8. Clean your greenhouse. If you are fortunate enough to have a home greenhouse, early spring is the time to give it a good cleaning. Wash all the glass to allow the maximum amount of light in. Clean and sanitize your benches and shelves. Any pots and containers you plan to reuse should also be cleaned and sanitized. Your greenhouse is a great place for garden pests and disease to winter over so be thorough.
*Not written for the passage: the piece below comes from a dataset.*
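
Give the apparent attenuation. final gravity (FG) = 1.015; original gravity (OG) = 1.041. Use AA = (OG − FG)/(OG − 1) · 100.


AA = (1.041 − 1.015)/(1.041 − 1) · 100

63.4146 %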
9. Keep cleaning up throughout the season. Garden cleanup doesn’t have to be done in one massive cleanup in the spring. It can be a gentle cleanup throughout the winter and early spring. If the grasses you left in the garden for winter interest have been beaten down by winter snow load, go ahead and cut them off and remove them. If the seed heads you left for the birds have been eaten, cut them also. Remove any debris such as sticks and branches that fall off the trees in the winter storms or leaves that have blown into your yard. Don’t be too quick to remove protection from your tender perennials.
10. Assess your outdoor space. This is a great time to look over your garden. Does it have some winter interest? Could you add some evergreen shrubs or shrubs with colorful branches? Determine if any of your perennials need to be divided. Do you need to refresh the mulch? Maybe you will want to extend your garden beds or add new edging. Take notes and get organized for the coming garden season.
All these tasks that can be completed in late winter and early spring will help take the pressure off when the cleanup and planting start in earnest.